John Lipsky, deputy managing director of the International Monetary Fund, says the Federal Reserve’s aggressive policy to spark the economy and credit markets isn’t enough by itself to get the economy going.
The Fed on Tuesday cut the federal funds rate to a range of zero to 0.25 percent and announced ways it will expand its balance sheet to unfreeze credit markets.
“Those were very aggressive, innovative steps,” Lipsky told Bloomberg TV.
“The message is clear: they will do whatever it takes to make sure there is adequate liquidity to provide a basis for credit growth.”
But, the economy already is in a recession that seems to be deepening. “The news is likely to be bad for the next few quarters,” Lipsky says.
“So the Fed’s steps are helpful, but not enough by themselves to turn the economy and credit markets around.”
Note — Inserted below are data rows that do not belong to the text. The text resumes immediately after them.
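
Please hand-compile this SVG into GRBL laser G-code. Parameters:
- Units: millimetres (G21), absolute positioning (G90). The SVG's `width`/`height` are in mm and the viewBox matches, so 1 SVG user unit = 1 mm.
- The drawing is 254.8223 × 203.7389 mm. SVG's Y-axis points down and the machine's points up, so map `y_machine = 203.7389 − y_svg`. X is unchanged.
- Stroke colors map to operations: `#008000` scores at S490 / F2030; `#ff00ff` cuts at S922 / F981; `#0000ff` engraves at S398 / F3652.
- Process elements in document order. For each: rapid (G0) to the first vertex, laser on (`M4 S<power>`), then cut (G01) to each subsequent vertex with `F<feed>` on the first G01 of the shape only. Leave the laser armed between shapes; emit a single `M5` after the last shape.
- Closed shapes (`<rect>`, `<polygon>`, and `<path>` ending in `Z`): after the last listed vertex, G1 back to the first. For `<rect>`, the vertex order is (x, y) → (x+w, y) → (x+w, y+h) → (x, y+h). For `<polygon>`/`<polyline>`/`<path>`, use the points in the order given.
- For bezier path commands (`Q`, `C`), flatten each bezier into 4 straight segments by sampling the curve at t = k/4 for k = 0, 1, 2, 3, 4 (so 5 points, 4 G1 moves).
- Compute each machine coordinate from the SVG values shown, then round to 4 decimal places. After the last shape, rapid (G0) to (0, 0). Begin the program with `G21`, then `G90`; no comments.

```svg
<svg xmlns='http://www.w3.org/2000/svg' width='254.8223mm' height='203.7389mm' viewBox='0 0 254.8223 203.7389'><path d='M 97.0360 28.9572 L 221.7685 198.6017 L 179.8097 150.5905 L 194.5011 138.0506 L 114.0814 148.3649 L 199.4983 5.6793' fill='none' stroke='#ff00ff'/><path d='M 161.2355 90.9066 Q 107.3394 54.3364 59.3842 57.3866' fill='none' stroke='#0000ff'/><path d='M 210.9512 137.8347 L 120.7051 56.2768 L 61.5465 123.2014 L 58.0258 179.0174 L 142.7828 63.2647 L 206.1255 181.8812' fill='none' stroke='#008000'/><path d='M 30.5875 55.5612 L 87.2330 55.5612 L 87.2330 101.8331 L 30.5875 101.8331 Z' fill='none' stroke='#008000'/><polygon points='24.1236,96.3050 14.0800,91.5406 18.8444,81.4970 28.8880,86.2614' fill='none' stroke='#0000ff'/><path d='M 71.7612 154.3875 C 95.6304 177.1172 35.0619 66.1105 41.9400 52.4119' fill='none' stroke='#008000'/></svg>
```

G21
G90
G0 X97.0360 Y174.7817
M4 S922
G01 X221.7685 Y5.1372 F981
G01 X179.8097 Y53.1484
G01 X194.5011 Y65.6883
G01 X114.0814 Y55.3740
G01 X199.4983 Y198.0596
G0 X161.2355 Y112.8323
M4 S398
G01 X134.6588 Y128.6411 F3652
G01 X108.8246 Y139.4974
G01 X83.7331 Y145.4011
G01 X59.3842 Y146.3523
G0 X210.9512 Y65.9042
M4 S490
G01 X120.7051 Y147.4621 F2030
G01 X61.5465 Y80.5375
G01 X58.0258 Y24.7215
G01 X142.7828 Y140.4742
G01 X206.1255 Y21.8577
G0 X30.5875 Y148.1777
M4 S490
G01 X87.2330 Y148.1777 F2030
G01 X87.2330 Y101.9058
G01 X30.5875 Y101.9058
G01 X30.5875 Y148.1777
G0 X24.1236 Y107.4339
M4 S398
G01 X14.0800 Y112.1983 F3652
G01 X18.8444 Y122.2419
G01 X28.8880 Y117.4775
G01 X24.1236 Y107.4339
G0 X71.7612 Y49.3514
M4 S490
G01 X76.2042 Y53.7696 F2030
G01 X63.2223 Y86.6786
G01 X47.0545 Y126.4179
G01 X41.9400 Y151.3270
M5
G0 X0.0000 Y0.0000

Since the viewBox matches the mm dimensions, user units are millimetres directly. The only transform is the Y-flip y_m = 203.7389 − y_svg.

Shape 1 is a open polyline drawn with `<path>`. Its stroke #ff00ff means cut at S922, F981. After flipping Y the toolpath is (97.0360,174.7817) → (221.7685,5.1372) → (179.8097,53.1484) → (194.5011,65.6883) → (114.0814,55.3740) → (199.4983,198.0596).

Shape 2 is a quadratic bezier drawn with `<path>`. Its stroke #0000ff means engrave at S398, F3652. After flipping Y the toolpath is (161.2355,112.8323) → (134.6588,128.6411) → (108.8246,139.4974) → (83.7331,145.4011) → (59.3842,146.3523).

Shape 3 is a open polyline drawn with `<path>`. Its stroke #008000 means score at S490, F2030. After flipping Y the toolpath is (210.9512,65.9042) → (120.7051,147.4621) → (61.5465,80.5375) → (58.0258,24.7215) → (142.7828,140.4742) → (206.1255,21.8577).

Shape 4 is a rectangle drawn with `<path>`. Its stroke #008000 means score at S490, F2030. After flipping Y the toolpath is (30.5875,148.1777) → (87.2330,148.1777) → (87.2330,101.9058) → (30.5875,101.9058) → (30.5875,148.1777), returning to the start.

Shape 5 is a regular polygon drawn with `<polygon>`. Its stroke #0000ff means engrave at S398, F3652. After flipping Y the toolpath is (24.1236,107.4339) → (14.0800,112.1983) → (18.8444,122.2419) → (28.8880,117.4775) → (24.1236,107.4339), returning to the start.

Shape 6 is a cubic bezier drawn with `<path>`. Its stroke #008000 means score at S490, F2030. After flipping Y the toolpath is (71.7612,49.3514) → (76.2042,53.7696) → (63.2223,86.6786) → (47.0545,126.4179) → (41.9400,151.3270).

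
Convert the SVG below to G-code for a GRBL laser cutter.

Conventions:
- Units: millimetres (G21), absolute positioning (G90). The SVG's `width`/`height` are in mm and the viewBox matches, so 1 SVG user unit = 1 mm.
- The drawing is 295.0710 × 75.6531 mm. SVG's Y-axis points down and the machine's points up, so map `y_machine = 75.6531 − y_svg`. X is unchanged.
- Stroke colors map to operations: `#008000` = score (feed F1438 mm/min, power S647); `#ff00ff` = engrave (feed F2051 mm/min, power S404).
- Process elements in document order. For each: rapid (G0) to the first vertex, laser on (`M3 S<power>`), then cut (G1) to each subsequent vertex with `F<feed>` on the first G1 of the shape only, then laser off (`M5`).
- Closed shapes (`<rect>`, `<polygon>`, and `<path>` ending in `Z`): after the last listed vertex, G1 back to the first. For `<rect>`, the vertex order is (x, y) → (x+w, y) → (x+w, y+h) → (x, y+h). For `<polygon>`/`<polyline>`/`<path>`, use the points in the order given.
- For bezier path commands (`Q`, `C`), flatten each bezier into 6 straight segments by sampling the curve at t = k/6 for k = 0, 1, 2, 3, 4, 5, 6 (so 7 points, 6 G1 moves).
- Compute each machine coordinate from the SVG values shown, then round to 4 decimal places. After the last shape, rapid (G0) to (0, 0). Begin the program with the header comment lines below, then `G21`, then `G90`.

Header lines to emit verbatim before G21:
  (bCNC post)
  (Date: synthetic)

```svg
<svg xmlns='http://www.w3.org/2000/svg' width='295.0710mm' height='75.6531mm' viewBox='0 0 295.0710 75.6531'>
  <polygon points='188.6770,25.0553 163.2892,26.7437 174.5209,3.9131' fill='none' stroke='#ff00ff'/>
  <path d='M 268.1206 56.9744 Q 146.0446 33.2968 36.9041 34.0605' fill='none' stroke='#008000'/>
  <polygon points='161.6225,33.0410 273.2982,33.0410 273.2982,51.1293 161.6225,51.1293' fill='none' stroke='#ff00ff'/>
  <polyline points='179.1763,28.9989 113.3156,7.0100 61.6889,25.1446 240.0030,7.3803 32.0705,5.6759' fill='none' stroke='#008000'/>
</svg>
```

Since the viewBox matches the mm dimensions, user units are millimetres directly. The only transform is the Y-flip y_m = 75.6531 − y_svg.

Shape 1 is a regular polygon drawn with `<polygon>`. Its stroke #ff00ff means engrave at S404, F2051. After flipping Y the toolpath is (188.6770,50.5978) → (163.2892,48.9094) → (174.5209,71.7400) → (188.6770,50.5978), returning to the start.

Shape 2 is a quadratic bezier drawn with `<path>`. Its stroke #008000 means score at S647, F1438. After flipping Y the toolpath is (268.1206,18.6787) → (227.7879,25.8923) → (188.1739,31.7481) → (149.2785,36.2460) → (111.1017,39.3860) → (73.6436,41.1682) → (36.9041,41.5926).

Shape 3 is a rectangle drawn with `<polygon>`. Its stroke #ff00ff means engrave at S404, F2051. After flipping Y the toolpath is (161.6225,42.6121) → (273.2982,42.6121) → (273.2982,24.5238) → (161.6225,24.5238) → (161.6225,42.6121), returning to the start.

Shape 4 is a open polyline drawn with `<polyline>`. Its stroke #008000 means score at S647, F1438. After flipping Y the toolpath is (179.1763,46.6542) → (113.3156,68.6431) → (61.6889,50.5085) → (240.0030,68.2728) → (32.0705,69.9772).

(bCNC post)
(Date: synthetic)
G21
G90
G0 X188.6770 Y50.5978
M3 S404
G1 X163.2892 Y48.9094 F2051
G1 X174.5209 Y71.7400
G1 X188.6770 Y50.5978
M5
G0 X268.1206 Y18.6787
M3 S647
G1 X227.7879 Y25.8923 F1438
G1 X188.1739 Y31.7481
G1 X149.2785 Y36.2460
G1 X111.1017 Y39.3860
G1 X73.6436 Y41.1682
G1 X36.9041 Y41.5926
M5
G0 X161.6225 Y42.6121
M3 S404
G1 X273.2982 Y42.6121 F2051
G1 X273.2982 Y24.5238
G1 X161.6225 Y24.5238
G1 X161.6225 Y42.6121
M5
G0 X179.1763 Y46.6542
M3 S647
G1 X113.3156 Y68.6431 F1438
G1 X61.6889 Y50.5085
G1 X240.0030 Y68.2728
G1 X32.0705 Y69.9772
M5
G0 X0.0000 Y0.0000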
Lipsky says three developments are necessary to create recovery. “First, we need liquidity provision, and that’s what the Fed is doing,” he says.
“Second, we need capitalization, and that’s what the federal government has started.”
Finally, he says, “We need to cleanse bad assets off balance sheets. So far the efforts there haven’t been comprehensive, but partial. We need all three for a real healing of the financial system.”
Former Fed Vice Chairman Alan Blinder agrees with Lipsky. “The Fed gets an A to A-minus for effort and not very good marks for results,” he told The Wall Street Journal.